My research concerns development of a new technique for viral vaccine creation, namely the attenuation of viruses via codon pair bias. Codon pair bias is a well-documented but poorly understood phenomenon in which cells prefer to use certain pairs of codons much more frequently and others much less frequently than expected by chance within coding regions. If one artificially creates genes with high numbers of very uncommon codon pairs (“deoptimizing” those genes), mRNA levels are reduced, and translation of the remaining mRNAs transcripts is slowed. Consequently, protein production is significantly reduced (Gardin et al. In review). In collaboration with the Wimmer lab, we have shown that deoptimizing viral genes can effectively attenuate viruses for use in vaccines (Coleman et al. 2008). However, the mechanism by which unfavorable codon pair bias reduces gene expression is unknown. We use a yeast model system expressing deoptimized LYS2 or HIS3 genes.  Severely deoptimized LYS2 or HIS3 genes are nonfunctional (i.e., Lys- or His-).  Therefore, strong selection can be applied to find mutations suppressing codon pair deoptimization, and returning phenotypes to Lys+ or His+.  By identifying such suppressors, we hope to find the mechanisms affecting the mRNA processing and translation of codon pair deoptimized genes. This may reveal hitherto unsuspected pathways, and may enhance the effectiveness and safety of codon pair deoptimized viral vaccines.

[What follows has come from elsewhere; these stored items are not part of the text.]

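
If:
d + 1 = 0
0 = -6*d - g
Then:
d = -1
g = 6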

2019 Distinguished Service Award, Department of Microbiology and Immunology, Stony Brook University, Stony Brook, NY

Graduate Student Association Resource Action Project Grant to attend the EQUALS Excellence and Quality in Academic Life in STEM Conference. May 11-12, 2017, University of Waterloo, Ontario, Candada.


Zhou, J., Li, J., Serafim, R.B., Ketchum, S., Ferreira, C.G., Liu, J.C., Coe, K.A., Price, B.D., and Yusufzai, T. (2018). Human CHD1 is required for early DNA-damage signaling and is uniquely regulated by its N terminus. Nucleic Acids Research 46:3891–3905.